Activities of the Uniformed Services Task Force to date: In addition to a number of Task Force planning meetings, there was a regional meeting in Accra, Ghana, in February 2001. The goal was to reach consensus on the overall concept of the comprehensive guide; examine and further develop peer education, basic and in-service training manuals; design a guide for developing behavior change communications; and create a manual on monitoring and evaluation. The materials are now being pre-tested in Ghana and Nigeria under the USAID IMPACT project, and with the Eritrean Defense Forces with technical support from IMPACT and UNAIDS. Plans are underway for a workshop to develop specific policy and advocacy tools and strategic planning and assessment tools.

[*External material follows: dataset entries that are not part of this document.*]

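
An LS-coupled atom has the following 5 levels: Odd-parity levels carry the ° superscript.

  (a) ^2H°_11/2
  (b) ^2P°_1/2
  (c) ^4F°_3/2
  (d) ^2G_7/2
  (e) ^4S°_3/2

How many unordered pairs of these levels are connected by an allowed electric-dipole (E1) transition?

0

(a)–(b): forbidden (parity, ΔL, ΔJ).
(a)–(c): forbidden (parity, ΔS, ΔL, ΔJ).
(a)–(d): forbidden (ΔJ).
(a)–(e): forbidden (parity, ΔS, ΔL, ΔJ).
(b)–(c): forbidden (parity, ΔS, ΔL).
(b)–(d): forbidden (ΔL, ΔJ).
(b)–(e): forbidden (parity, ΔS).
(c)–(d): forbidden (ΔS, ΔJ).
(c)–(e): forbidden (parity, ΔL).
(d)–(e): forbidden (ΔS, ΔL, ΔJ).
Allowed pairs: 0 of 10.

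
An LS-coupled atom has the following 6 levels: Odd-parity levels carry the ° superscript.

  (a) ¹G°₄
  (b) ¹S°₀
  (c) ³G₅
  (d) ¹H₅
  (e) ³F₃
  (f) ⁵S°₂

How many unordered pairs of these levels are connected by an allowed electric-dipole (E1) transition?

(a)–(b): forbidden (parity, ΔL, ΔJ).
(a)–(c): forbidden (ΔS).
(a)–(d): allowed.
(a)–(e): forbidden (ΔS).
(a)–(f): forbidden (parity, ΔS, ΔL, ΔJ).
(b)–(c): forbidden (ΔS, ΔL, ΔJ).
(b)–(d): forbidden (ΔL, ΔJ).
(b)–(e): forbidden (ΔS, ΔL, ΔJ).
(b)–(f): forbidden (parity, ΔS, ΔL, ΔJ).
(c)–(d): forbidden (parity, ΔS).
(c)–(e): forbidden (parity, ΔJ).
(c)–(f): forbidden (ΔS, ΔL, ΔJ).
(d)–(e): forbidden (parity, ΔS, ΔL, ΔJ).
(d)–(f): forbidden (ΔS, ΔL, ΔJ).
(e)–(f): forbidden (ΔS, ΔL).
Allowed pairs: 1 of 15.

1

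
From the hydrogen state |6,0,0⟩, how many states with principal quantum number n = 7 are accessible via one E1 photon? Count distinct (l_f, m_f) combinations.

E1 requires Δl = ±1, so l_f ∈ {-1, 1}; with 0 ≤ l_f ≤ n_f−1 = 6, the allowed l_f values are {1}.
For l_f = 1: m_f ∈ {m_i−1, m_i, m_i+1} ∩ [−1, 1] = {-1, 0, 1} → 3 states.
Total: 3.

3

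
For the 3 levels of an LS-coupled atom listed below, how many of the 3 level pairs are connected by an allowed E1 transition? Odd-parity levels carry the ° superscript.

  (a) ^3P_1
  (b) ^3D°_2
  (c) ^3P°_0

2

(a)–(b): allowed.
(a)–(c): allowed.
(b)–(c): forbidden (parity, ΔJ).
Allowed pairs: 2 of 3.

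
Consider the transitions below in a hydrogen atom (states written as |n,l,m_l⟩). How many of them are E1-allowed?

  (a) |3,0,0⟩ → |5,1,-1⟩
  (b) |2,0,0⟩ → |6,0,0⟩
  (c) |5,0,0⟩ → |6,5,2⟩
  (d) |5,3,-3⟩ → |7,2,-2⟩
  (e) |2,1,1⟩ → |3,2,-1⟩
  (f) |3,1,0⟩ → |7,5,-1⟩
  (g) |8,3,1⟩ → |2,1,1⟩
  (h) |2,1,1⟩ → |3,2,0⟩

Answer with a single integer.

(a) allowed
(b) forbidden — Δl = +0 (E1 requires Δl = ±1)
(c) forbidden — Δl = +5 (E1 requires Δl = ±1); Δm_l = +2 (E1 requires Δm_l = 0, ±1)
(d) allowed
(e) forbidden — Δm_l = -2 (E1 requires Δm_l = 0, ±1)
(f) forbidden — Δl = +4 (E1 requires Δl = ±1)
(g) forbidden — Δl = -2 (E1 requires Δl = ±1)
(h) allowed
Total allowed: 3 of 8.

3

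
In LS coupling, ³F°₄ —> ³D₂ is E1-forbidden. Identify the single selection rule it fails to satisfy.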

There are examples of work with the Uniformed Services in many countries, including Cambodia, Thailand, Cameroon, Eritrea, Ghana, Rwanda, South Africa, Zambia and Zimbabwe. The Task Force will make an effort to ensure that opportunities are captured to further develop and build upon existing work and tools for the Uniformed Services. The Task Force will also begin to identify other partners to ensure greater outreach and consistency in international support to Uniformed Services for HIV/AIDS programming.

Resources

  1. Basic and In-Service Training Module: HIV/AIDS and Behavior Change in the Uniformed Services, Uniformed Services Task Force [forthcoming].
  2. Developing a Comprehensive Monitoring and Evaluation Workplan for HIV/AIDS and STI Programs: A Facilitator's Training Manual. Comprehensive Package on HIV/AIDS/STI for Uniformed Services, Uniformed Services Task Force [forthcoming].
  3. O’Grady M, Miller NN. In The Civil-Military Project on HIV/AIDS: An International Joint Venture for HIV/AIDS Prevention. Edited by Bunmi Makinwa and Mary O’Grady. FHI/UNAIDS Best Practices in HIV/AIDS Prevention Collection. UNAIDS and Family Health International, 2001.
  4. UNAIDS Key Materials on Military including:
    • Briefing note on the Civil-Military Alliance to Combat HIV and AIDS. Hanover, NH, Civil-Military Alliance, 1996.
    • Kingma SJ. AIDS prevention is a priority military mission. Address presented to the IXth International Conference on AIDS and STD in Africa, Kampala, Uganda, 10-14 December 1995.
    • Miller NN, ed. Alliance Our Sponsors (newsletter of the Civil-Military Alliance to Combat HIV and AIDS).
    • Protect yourself against HIV/AIDS. A briefing document for police and armed forces personnel. Report of the regional policy workshop for Eastern and Southern Africa on AIDS prevention in the civil-military environment, Mangochi, Malawi, 23-26 April 1996.
    • Yeager R. AIDS brief on military populations: for sectoral planners and managers. Morgantown, WV, West Virginia University, 1995.

Uniformed Services HIV/AIDS Peer Leadership Guide, Uniformed Services Task Force [forthcoming].